2. Positive progress has been made in China-US trade negotiations and an agreement is likely soon. Although it may not resolve all economic and trade differences, the agreement will represent an important step towards the correct direction of resolving differences through dialogue. More importantly, there is increasing agreement that the best response to a trade war is deepened reform and opening up.
3. Mil-to-mil dialogue continues. The joint staff dialogue postponed last year may be reactivated. This is a very important means for the two sides to prevent and control any military security crisis.
4. Although people-to-people exchanges have been adversely affected, most think tank dialogues, cultural, and academic exchanges (and track 2 and track 1.5 dialogues) continue today.
5. The two countries still have sound cooperation on denuclearizing the Korean Peninsula. China continues to implement the UN Security Council’s sanction resolutions and actively encourages the DPRK and the US to make substantive progress in their dialogue.
6. Over the past three years, China has actively maintained security and stability in its surrounding areas and markedly improved relations with many neighbors with whom it has disputes. The possibility of China and the US entering into a military crisis caused by a third-party factor has significantly decreased.

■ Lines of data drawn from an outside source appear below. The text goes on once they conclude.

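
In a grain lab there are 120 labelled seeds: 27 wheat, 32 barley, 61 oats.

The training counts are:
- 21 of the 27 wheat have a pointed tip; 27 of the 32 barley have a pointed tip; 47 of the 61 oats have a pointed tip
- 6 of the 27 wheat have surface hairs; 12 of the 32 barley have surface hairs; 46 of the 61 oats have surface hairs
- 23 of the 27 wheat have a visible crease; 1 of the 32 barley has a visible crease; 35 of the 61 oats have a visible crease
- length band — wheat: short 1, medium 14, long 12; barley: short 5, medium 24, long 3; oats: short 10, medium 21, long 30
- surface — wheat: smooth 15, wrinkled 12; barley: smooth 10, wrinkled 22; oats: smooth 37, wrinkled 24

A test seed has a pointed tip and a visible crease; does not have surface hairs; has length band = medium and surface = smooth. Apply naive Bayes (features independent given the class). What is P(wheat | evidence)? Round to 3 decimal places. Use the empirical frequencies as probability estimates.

0.727

wheat: (27/120) × (21/27) × (21/27) × (23/27) × (14/27) × (15/27) ≈ 0.0334002
barley: (32/120) × (27/32) × (20/32) × (1/32) × (24/32) × (10/32) = 0.00102996826171875
oats: (61/120) × (47/61) × (15/61) × (35/61) × (21/61) × (37/61) ≈ 0.0115393
P(wheat | x) = 0.0334002 / 0.04596946826171875 ≈ 0.727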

7. Other countries in the world, including US allies, do not want to choose sides between China and the US—they hope to avoid confrontation or conflict between the two countries.
Quite predictably, if China-US relations move towards the first scenario of widening divisions and destructive conflict, US predominance will struggle to sustain itself, while the rise of China will be seriously obstructed. In other words, both countries will suffer great losses. On the other hand, if they move towards the second scenario of strengthened and reformed cooperation, US predominance may be sustained for a fairly long time but not indefinitely. Whether the world order will be G2 or G1 is not important. It is important to form a new win-win model of cooperative major country relations and international relations, which will be truly beneficial for the common prosperity and development of all countries.
Third, how China and the US can avoid the Thucydides Trap and construct a peaceful relationship.
Besides the efforts made by China I have mentioned, there are four other measures for both countries to take to promote constructive relations.
1. In a situation of intensified competition, the two countries should try their best to maintain dialogue and cooperation — non-traditional security cooperation in particular.
2. In the economic and high-tech fields, decoupling must not occur, let alone confrontation. Efforts should be made to conduct competition in a healthy manner, on the basis of international law and the market rules.
3. The two sides must have a full recognition of the rising security risk in China-US relations, and prioritize stable competition and crisis management for the foreseeable future.
4. China and the US should jointly maintain, strengthen, and improve international multilateral cooperation mechanisms and make efforts to sustain the trend towards globalization while addressing its negative aspects.
Meanwhile, the world community should actively facilitate and support China and the US to overcome their difficulties and return to stability in developing their relationship.